Alan is the sole shareholder, owning both shares in the company, having acquired the other share from his wife some time previously.
MIL have a fairly poor reputation as debt collectors and a quick Google search turns up a large number of complaints regarding the tactics they use. Although they are members of the CSA, in The Pranksters opinion many of the tactics they use are against the CSA code of practice.
Recently MIL have been buying old parking cases from parking companies for around £1 each, and have been attempting to monetise these by aggressively contacting the vehicle keeper and hugely inflating the cost. MIL move to court action as soon as possible, failing to follow practice directions for pre-action conduct. The idea appears to be that by filing a court claim either they scare the keeper into paying up, or the keeper fails to respond so they can get a default judgment..
The Prankster previously blogged about them in this blog entry.
Of course, one reason that the monies were never paid is often that they were not owed in the first place. Some clever people in the parking and debt collection industries have realised that this is no barrier to making money. By filing court claims in bulk, enough people will be scared into paying up that a lucrative income stream is almost guaranteed. While it is easy and cheap to file a bogus claim in this way, it is very tricky for the man in the street to know how to fight this properly, or to unwind it if things have got as far as a default judgment.
This week another MIL case made it to a county court hearing. The hearing took place in Manchester between MIL Collections and Dr S. Dr S was assisted by the British Motorists Protection Association with HO87 running the defence and preparing the documents, and John Wilke acting as lay representative. MIL Collections, smarting with their earlier court loss, decided to dispense with the services of their barrister. In fact, they even dispensed with the services of their own staff, not bothering to send anyone all the way from Truro to Manchester just to get a good spanking in court.
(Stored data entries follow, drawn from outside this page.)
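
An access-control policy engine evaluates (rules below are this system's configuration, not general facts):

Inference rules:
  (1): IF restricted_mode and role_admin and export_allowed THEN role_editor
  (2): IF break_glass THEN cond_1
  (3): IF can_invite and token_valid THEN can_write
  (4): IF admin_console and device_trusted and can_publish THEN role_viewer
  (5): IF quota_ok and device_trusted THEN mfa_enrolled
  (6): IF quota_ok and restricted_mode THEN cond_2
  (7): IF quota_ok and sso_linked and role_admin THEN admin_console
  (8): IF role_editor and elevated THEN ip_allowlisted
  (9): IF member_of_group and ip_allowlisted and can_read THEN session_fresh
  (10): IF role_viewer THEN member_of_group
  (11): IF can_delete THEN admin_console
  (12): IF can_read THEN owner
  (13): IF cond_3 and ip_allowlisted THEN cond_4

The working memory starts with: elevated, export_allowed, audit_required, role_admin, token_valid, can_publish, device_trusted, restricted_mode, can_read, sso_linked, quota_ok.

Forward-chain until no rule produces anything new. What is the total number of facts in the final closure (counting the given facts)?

20

Round 1: (1) [IF restricted_mode and role_admin and export_allowed THEN role_editor]; (5) [IF quota_ok and device_trusted THEN mfa_enrolled]; (6) [IF quota_ok and restricted_mode THEN cond_2]; (7) [IF quota_ok and sso_linked and role_admin THEN admin_console]; (12) [IF can_read THEN owner]. Adds role_editor, mfa_enrolled, cond_2, admin_console, owner.
Round 2: (4) [IF admin_console and device_trusted and can_publish THEN role_viewer]; (8) [IF role_editor and elevated THEN ip_allowlisted]. Adds role_viewer, ip_allowlisted.
Round 3: (10) [IF role_viewer THEN member_of_group]. Adds member_of_group.
Round 4: (9) [IF member_of_group and ip_allowlisted and can_read THEN session_fresh]. Adds session_fresh.
Closure: {admin_console, audit_required, can_publish, can_read, cond_2, device_trusted, elevated, export_allowed, ip_allowlisted, member_of_group, mfa_enrolled, owner, quota_ok, restricted_mode, role_admin, role_editor, role_viewer, session_fresh, sso_linked, token_valid} — 20 facts.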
The defence had a number of good arguments about champterous assignment of debt, but these were not specifically tested in court, the judge deciding to rule on easier points.
The case was won due to failure to comply with Schedule 4 of POFA, the lack of a valid deed of assignment, no proof that the parking company had the right to issue tickets and no proof of the right to litigate.
The judge made it clear that MIL Collection's case was wholly deficient and made even more hopeless as the evidence was served late and was not filed with the court. Additionally, when the judge was shown the evidence served he was of the view that it did not meet court requirements anyway.
MIL Collections had not sought to excuse their non-attendance either.
In the costs hearing, John Wilkie argued that as MIL Collections had neither turned up nor notified the court they caused court and the defendant's time to be unnecessarily wasted. The claim was entirely deficient, as outlined in the defence and witness statement, and had no chance of succeeding. Had the defendant known the claimant was not coming they could have had a paper based hearing.
Because of their conduct and pursuing a wholly deficient and hopeless case ab initio it was entirely appropriate for a punitive costs order to be made, which would include Lay Representative costs. This would be under the 'unreasonable behaviour' provision (27.14.g) of the small claim track rules.
John Wilkie pointed out DDJ Buckley's judgment in the Forgione case, which the judge was aware of. The judge hemmed and hawed and finally agreed. He ruled that pursuing a hopeless case, serving late, failing to file, failing to turn up and wasting court time was certainly unreasonable behaviour and awarded the full costs asked for, which were defendant's loss of earnings, travel, and the full lay representative expenses, all to be paid withing 14 days or enforced.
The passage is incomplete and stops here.